The mere existence of uncertainty is not justification for public policy inaction. But pervasive and irreducible uncertainty ensures that most public policies will be based on incorrect assumptions. As a rule of thumb, public policies will be wrong not because of stupidity or bias or corruption, but because the information needed to make right choices is not available up front. How can public policies and international agreements take account of uncertainty? They should be designed with provisions for updating, revision, and self-correction.
Indeed, policies should be viewed as experiments that generate information on political, economic, biological, or technical conditions that may, in turn, be used to update policies. Well-designed regulations and international agreements in areas marked by uncertainty will harvest information generated by policy experience, and policymakers can use this information to revise and update policies. For example, the U.S. Clean Air Act contains provisions for gathering information to update standards and quotas, and the Montreal Protocol on Substances That Deplete the Ozone Layer calls for gathering information on a number of issues, including the behavior of sources and sinks of troublesome compounds and the status of chemical substitutes, that may help in revising goals and quotas.
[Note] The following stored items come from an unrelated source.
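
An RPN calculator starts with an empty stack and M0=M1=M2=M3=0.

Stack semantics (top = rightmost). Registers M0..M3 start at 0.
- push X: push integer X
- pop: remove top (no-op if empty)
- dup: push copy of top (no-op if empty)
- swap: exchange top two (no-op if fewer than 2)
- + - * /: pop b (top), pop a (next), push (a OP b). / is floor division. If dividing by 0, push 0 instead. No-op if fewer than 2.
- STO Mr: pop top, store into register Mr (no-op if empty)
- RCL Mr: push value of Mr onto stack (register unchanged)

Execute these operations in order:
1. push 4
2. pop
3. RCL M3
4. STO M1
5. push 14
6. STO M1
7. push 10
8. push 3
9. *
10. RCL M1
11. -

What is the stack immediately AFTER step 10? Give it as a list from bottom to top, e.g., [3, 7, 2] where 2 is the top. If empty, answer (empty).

After op 1 (push 4): stack=[4] mem=[0,0,0,0]
After op 2 (pop): stack=[empty] mem=[0,0,0,0]
After op 3 (RCL M3): stack=[0] mem=[0,0,0,0]
After op 4 (STO M1): stack=[empty] mem=[0,0,0,0]
After op 5 (push 14): stack=[14] mem=[0,0,0,0]
After op 6 (STO M1): stack=[empty] mem=[0,14,0,0]
After op 7 (push 10): stack=[10] mem=[0,14,0,0]
After op 8 (push 3): stack=[10,3] mem=[0,14,0,0]
After op 9 (*): stack=[30] mem=[0,14,0,0]
After op 10 (RCL M1): stack=[30,14] mem=[0,14,0,0]

[30, 14]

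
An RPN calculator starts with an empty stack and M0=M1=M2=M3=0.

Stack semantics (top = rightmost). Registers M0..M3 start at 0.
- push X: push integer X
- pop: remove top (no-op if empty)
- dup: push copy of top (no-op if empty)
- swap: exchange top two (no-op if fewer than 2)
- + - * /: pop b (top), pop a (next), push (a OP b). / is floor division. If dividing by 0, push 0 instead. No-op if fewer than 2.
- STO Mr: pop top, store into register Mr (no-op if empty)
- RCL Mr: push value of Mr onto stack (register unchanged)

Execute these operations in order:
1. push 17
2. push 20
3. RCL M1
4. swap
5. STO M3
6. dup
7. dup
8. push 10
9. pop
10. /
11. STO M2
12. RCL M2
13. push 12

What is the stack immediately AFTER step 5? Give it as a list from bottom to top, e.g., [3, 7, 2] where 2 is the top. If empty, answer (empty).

After op 1 (push 17): stack=[17] mem=[0,0,0,0]
After op 2 (push 20): stack=[17,20] mem=[0,0,0,0]
After op 3 (RCL M1): stack=[17,20,0] mem=[0,0,0,0]
After op 4 (swap): stack=[17,0,20] mem=[0,0,0,0]
After op 5 (STO M3): stack=[17,0] mem=[0,0,0,20]

[17, 0]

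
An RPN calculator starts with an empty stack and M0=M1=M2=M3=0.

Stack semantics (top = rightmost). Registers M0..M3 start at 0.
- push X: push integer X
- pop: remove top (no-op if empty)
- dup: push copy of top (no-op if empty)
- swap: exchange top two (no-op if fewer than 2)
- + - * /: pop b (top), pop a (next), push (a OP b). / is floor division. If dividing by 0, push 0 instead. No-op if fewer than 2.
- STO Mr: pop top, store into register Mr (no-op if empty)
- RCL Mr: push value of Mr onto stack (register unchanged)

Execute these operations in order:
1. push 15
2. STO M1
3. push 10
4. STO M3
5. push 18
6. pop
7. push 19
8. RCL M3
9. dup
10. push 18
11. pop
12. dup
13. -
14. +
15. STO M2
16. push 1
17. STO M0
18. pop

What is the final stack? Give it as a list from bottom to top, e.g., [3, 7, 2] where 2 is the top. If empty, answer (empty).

After op 1 (push 15): stack=[15] mem=[0,0,0,0]
After op 2 (STO M1): stack=[empty] mem=[0,15,0,0]
After op 3 (push 10): stack=[10] mem=[0,15,0,0]
After op 4 (STO M3): stack=[empty] mem=[0,15,0,10]
After op 5 (push 18): stack=[18] mem=[0,15,0,10]
After op 6 (pop): stack=[empty] mem=[0,15,0,10]
After op 7 (push 19): stack=[19] mem=[0,15,0,10]
After op 8 (RCL M3): stack=[19,10] mem=[0,15,0,10]
After op 9 (dup): stack=[19,10,10] mem=[0,15,0,10]
After op 10 (push 18): stack=[19,10,10,18] mem=[0,15,0,10]
After op 11 (pop): stack=[19,10,10] mem=[0,15,0,10]
After op 12 (dup): stack=[19,10,10,10] mem=[0,15,0,10]
After op 13 (-): stack=[19,10,0] mem=[0,15,0,10]
After op 14 (+): stack=[19,10] mem=[0,15,0,10]
After op 15 (STO M2): stack=[19] mem=[0,15,10,10]
After op 16 (push 1): stack=[19,1] mem=[0,15,10,10]
After op 17 (STO M0): stack=[19] mem=[1,15,10,10]
After op 18 (pop): stack=[empty] mem=[1,15,10,10]

Answer: (empty)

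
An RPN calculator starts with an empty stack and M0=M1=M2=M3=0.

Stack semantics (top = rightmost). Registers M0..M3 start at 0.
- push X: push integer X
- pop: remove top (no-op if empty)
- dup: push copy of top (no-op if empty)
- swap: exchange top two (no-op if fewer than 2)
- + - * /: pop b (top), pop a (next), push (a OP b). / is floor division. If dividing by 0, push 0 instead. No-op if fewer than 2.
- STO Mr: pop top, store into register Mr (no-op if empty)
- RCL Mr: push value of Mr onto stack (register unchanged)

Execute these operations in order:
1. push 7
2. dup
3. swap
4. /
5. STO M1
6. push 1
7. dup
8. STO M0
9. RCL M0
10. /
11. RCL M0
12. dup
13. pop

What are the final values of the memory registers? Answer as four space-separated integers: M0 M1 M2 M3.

Answer: 1 1 0 0

Derivation:
After op 1 (push 7): stack=[7] mem=[0,0,0,0]
After op 2 (dup): stack=[7,7] mem=[0,0,0,0]
After op 3 (swap): stack=[7,7] mem=[0,0,0,0]
After op 4 (/): stack=[1] mem=[0,0,0,0]
After op 5 (STO M1): stack=[empty] mem=[0,1,0,0]
After op 6 (push 1): stack=[1] mem=[0,1,0,0]
After op 7 (dup): stack=[1,1] mem=[0,1,0,0]
After op 8 (STO M0): stack=[1] mem=[1,1,0,0]
After op 9 (RCL M0): stack=[1,1] mem=[1,1,0,0]
After op 10 (/): stack=[1] mem=[1,1,0,0]
After op 11 (RCL M0): stack=[1,1] mem=[1,1,0,0]
After op 12 (dup): stack=[1,1,1] mem=[1,1,0,0]
After op 13 (pop): stack=[1,1] mem=[1,1,0,0]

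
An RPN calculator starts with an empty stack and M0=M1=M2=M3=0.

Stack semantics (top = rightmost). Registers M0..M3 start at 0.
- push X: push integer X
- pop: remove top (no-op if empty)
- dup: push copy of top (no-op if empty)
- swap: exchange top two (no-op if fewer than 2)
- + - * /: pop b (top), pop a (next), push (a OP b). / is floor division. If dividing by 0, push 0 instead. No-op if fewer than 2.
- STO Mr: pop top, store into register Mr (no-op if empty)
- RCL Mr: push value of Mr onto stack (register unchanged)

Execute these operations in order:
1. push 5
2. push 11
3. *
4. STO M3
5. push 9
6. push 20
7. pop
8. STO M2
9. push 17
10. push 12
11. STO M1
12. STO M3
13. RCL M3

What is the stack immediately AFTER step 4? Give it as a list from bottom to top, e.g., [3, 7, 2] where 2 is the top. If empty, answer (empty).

After op 1 (push 5): stack=[5] mem=[0,0,0,0]
After op 2 (push 11): stack=[5,11] mem=[0,0,0,0]
After op 3 (*): stack=[55] mem=[0,0,0,0]
After op 4 (STO M3): stack=[empty] mem=[0,0,0,55]

(empty)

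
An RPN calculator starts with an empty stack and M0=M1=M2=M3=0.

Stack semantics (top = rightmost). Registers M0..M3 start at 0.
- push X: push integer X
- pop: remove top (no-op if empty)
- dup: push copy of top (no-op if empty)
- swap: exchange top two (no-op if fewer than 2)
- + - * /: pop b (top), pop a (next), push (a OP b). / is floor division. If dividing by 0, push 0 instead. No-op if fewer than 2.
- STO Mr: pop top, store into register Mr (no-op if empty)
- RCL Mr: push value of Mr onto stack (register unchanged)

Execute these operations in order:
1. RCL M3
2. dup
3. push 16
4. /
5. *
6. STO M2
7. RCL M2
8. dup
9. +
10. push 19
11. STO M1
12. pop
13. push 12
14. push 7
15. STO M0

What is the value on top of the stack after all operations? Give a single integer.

After op 1 (RCL M3): stack=[0] mem=[0,0,0,0]
After op 2 (dup): stack=[0,0] mem=[0,0,0,0]
After op 3 (push 16): stack=[0,0,16] mem=[0,0,0,0]
After op 4 (/): stack=[0,0] mem=[0,0,0,0]
After op 5 (*): stack=[0] mem=[0,0,0,0]
After op 6 (STO M2): stack=[empty] mem=[0,0,0,0]
After op 7 (RCL M2): stack=[0] mem=[0,0,0,0]
After op 8 (dup): stack=[0,0] mem=[0,0,0,0]
After op 9 (+): stack=[0] mem=[0,0,0,0]
After op 10 (push 19): stack=[0,19] mem=[0,0,0,0]
After op 11 (STO M1): stack=[0] mem=[0,19,0,0]
After op 12 (pop): stack=[empty] mem=[0,19,0,0]
After op 13 (push 12): stack=[12] mem=[0,19,0,0]
After op 14 (push 7): stack=[12,7] mem=[0,19,0,0]
After op 15 (STO M0): stack=[12] mem=[7,19,0,0]

Answer: 12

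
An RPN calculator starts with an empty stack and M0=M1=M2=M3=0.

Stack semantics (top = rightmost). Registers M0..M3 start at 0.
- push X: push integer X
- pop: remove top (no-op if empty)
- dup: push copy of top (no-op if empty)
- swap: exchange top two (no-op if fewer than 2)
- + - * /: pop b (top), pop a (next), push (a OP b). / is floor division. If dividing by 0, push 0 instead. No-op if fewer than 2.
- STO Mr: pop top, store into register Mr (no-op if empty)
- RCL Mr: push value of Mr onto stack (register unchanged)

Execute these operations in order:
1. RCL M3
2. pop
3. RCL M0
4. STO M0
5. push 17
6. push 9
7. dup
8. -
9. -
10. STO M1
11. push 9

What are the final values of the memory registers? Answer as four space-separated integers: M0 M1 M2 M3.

After op 1 (RCL M3): stack=[0] mem=[0,0,0,0]
After op 2 (pop): stack=[empty] mem=[0,0,0,0]
After op 3 (RCL M0): stack=[0] mem=[0,0,0,0]
After op 4 (STO M0): stack=[empty] mem=[0,0,0,0]
After op 5 (push 17): stack=[17] mem=[0,0,0,0]
After op 6 (push 9): stack=[17,9] mem=[0,0,0,0]
After op 7 (dup): stack=[17,9,9] mem=[0,0,0,0]
After op 8 (-): stack=[17,0] mem=[0,0,0,0]
After op 9 (-): stack=[17] mem=[0,0,0,0]
After op 10 (STO M1): stack=[empty] mem=[0,17,0,0]
After op 11 (push 9): stack=[9] mem=[0,17,0,0]

Answer: 0 17 0 0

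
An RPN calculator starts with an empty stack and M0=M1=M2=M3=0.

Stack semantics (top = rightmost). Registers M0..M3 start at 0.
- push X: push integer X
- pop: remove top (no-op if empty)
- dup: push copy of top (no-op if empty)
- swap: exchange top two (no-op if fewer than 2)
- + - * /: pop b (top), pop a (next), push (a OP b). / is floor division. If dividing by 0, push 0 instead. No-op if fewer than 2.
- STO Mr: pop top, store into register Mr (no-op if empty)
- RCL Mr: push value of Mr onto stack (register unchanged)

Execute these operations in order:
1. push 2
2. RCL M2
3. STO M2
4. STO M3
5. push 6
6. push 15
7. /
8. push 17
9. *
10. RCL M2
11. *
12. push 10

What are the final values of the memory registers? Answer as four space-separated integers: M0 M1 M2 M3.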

To be sure, it may often prove difficult to pass self-correcting statutes and regulations and to negotiate adaptive international agreements, but the pitfalls of allowing uncertainties to block policy action are, in most cases, too great. The old adage “a stitch in time saves nine” remains a relevant reminder for policymakers.
In the end, Friedman deserves praise for his boldness in challenging of conventional wisdom, for his clarity in characterizing technologies, for his narrative gifts in laying out potential opportunities and problems, and for his respect for the intrinsic uncertainty associated with evaluating the social, political, economic, and legal implications of technologies. As readers engage with Future Imperfect, they should be prepared to contest assumptions and evaluate arguments even as they learn.
Kenneth A. Oye ([email protected]) is associate professor of political science and engineering systems at the Massachusetts Institute of Technology.